The headline of Friday’s press release was a bit too much, for my taste: “Choice of Court Convention: EU businesses receive a major boost for international trade”, the EU Commission claimed. EU Justice Commissioner Martine Reicherts hailed the Court Convention as “a great example of how justice policy serves to boost economic growth and job creation by creating the right conditions for European businesses to flourish in their trading with non-European Partners.”

I would be curious to see some data and an econometric analysis to verify this claim. I tend to see the topic of choice of law agreements as a highly technical procedural issue – of great practical relevance, yes, but unlikely to directly influence the behaviour of private parties. This notwithstanding, it is good to see that progress is being made with the Court Convention, or Convention on  Choice of Court Agreements by its full name.

So what happened since we last posted on the issue? The EU Justice Ministers last week approved a decision ratifying the Choice of Court Agreements Convention. As a next step, following the approval by Member States, the consent of the European Parliament will be obtained. If it gives its accord, the decision will be finally adopted by the Council and enter into force in the European Union.

Here is, in a nutshell, what the Court Convention is about: The Hague Convention on Choice of Court Agreements, concluded way back on June 30, 2005, is aimed at ensuring the effectiveness of choice of court agreements (also known as “forum selection clauses”) between parties to international civil and commercial transactions. To achieve this goal, it defines three basic rules that give effect to choice of court agreements:

  • The chosen court must in principle hear the case (Art. 5);
  • Any court not chosen must in principle decline to hear the case (Art. 6); and
  • Any judgment rendered by the chosen court must be recognised and enforced in other Contracting States, except where a ground for refusal applies (Arts 8 and 9).

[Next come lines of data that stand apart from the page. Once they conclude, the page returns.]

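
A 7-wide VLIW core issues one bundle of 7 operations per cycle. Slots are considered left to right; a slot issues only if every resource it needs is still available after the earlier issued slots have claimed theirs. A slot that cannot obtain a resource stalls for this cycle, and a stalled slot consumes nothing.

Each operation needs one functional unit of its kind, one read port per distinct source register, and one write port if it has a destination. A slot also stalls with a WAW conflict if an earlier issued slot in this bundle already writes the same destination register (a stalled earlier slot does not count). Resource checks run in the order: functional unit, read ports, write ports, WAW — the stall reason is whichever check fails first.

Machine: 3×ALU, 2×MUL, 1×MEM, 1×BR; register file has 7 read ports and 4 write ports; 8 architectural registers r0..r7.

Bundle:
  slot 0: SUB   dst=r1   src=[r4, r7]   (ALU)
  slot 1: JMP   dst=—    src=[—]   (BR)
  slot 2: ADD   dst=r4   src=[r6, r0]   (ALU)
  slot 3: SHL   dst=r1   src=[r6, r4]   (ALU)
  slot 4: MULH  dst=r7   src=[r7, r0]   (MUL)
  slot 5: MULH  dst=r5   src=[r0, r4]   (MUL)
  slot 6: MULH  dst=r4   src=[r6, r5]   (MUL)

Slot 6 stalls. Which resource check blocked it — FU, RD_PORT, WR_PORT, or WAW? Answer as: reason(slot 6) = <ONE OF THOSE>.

#0 ALU src=r4,r7 dispatched  <A:2 Mu:2 Ld:1 B:1 rd:5 wr:3>
#1 BR src=- dispatched  <A:2 Mu:2 Ld:1 B:0 rd:5 wr:3>
#2 ALU src=r6,r0 dispatched  <A:1 Mu:2 Ld:1 B:0 rd:3 wr:2>
#3 ALU src=r6,r4 held:WAW  <A:1 Mu:2 Ld:1 B:0 rd:3 wr:2>
#4 MUL src=r7,r0 dispatched  <A:1 Mu:1 Ld:1 B:0 rd:1 wr:1>
#5 MUL src=r0,r4 held:RD_PORT  <A:1 Mu:1 Ld:1 B:0 rd:1 wr:1>
#6 MUL src=r6,r5 held:RD_PORT  <A:1 Mu:1 Ld:1 B:0 rd:1 wr:1>

reason(slot 6) = RD_PORT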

The Choice of Courts Convention was negotiated and agreed between a group of countries and trading blocks such as the EU, the United States (see here for Ted Folkman’s thoughts from a U.S. perspective), Canada, Japan, China, Russia, all of them members of the Hague Conference on Private International Law (HCCH) that develops multilateral legal instruments. The recent reform of the EU’s own jurisdictional rules, contained in the Brussels I Regulation, will ensure coherence between the EU’s own rules and the Convention – once it enters into force. The path to implementation is set out in the HCCH check list.